How Big Data Can Make Trucking Better
Now days every industry on the planet uses big data. Due to internet and computer technology, we can assemble data faster than ever before.
We live in a world increasingly driven by data. Big data is a technical term that shows all of the information collected about you and every other driver. This information, such as driving history and drug test results, assembled and analyzed to look for patterns. With all these, data analysts can try to prevent accidents or other problems. It’s simply much easier to use big data than it is to independently interview and monitor every single trucker to get this information.
The Federal Motor Carrier Administration (FMCSA) and Department of Transportation (DOT) have been working on ways to collect and analyze data for a while now. One such project is the FMCSA driver drug and alcohol testing clearinghouse, which will be one massive database where all screening results are collected. They was recently put into action, therefore it will take some time before we can learn anything from this big data.

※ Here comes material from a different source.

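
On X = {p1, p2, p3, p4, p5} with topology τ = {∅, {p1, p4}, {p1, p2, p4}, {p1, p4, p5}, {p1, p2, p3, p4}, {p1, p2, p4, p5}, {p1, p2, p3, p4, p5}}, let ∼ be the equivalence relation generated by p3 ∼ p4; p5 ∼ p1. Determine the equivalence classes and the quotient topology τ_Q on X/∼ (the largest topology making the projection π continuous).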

E-log books will be the kick starter of the big data gathering campaign. Due to e-logs, the trucking industry will have all kinds of data to play with.
The CSA system is one of the top ways that the FMCSA analyzes big data in the trucking industry. As the CSA stands now there are too many circumstances, mainly the accessibility of scores and lack of transparency for those who are getting scored, that prevent the scorecard from being a good source for big data. If the FMCSA could correct some of the validation points, such as offering more transparency for incident reports, this has the potential for being a major source of data for trucking. Hopefully this is one of the situations being addressed by the new Presidential administration.
The main reason for gathering big data is to use this information to understand a large group of people in a short amount of time. While it is not possible, for example, to ride along with every truck driver in the US all day long, we can use data points from different drivers to help gain an overall perspective of truck drivers. This is sampling, and it’s the same thing that is used for surveys and other data gathering techniques.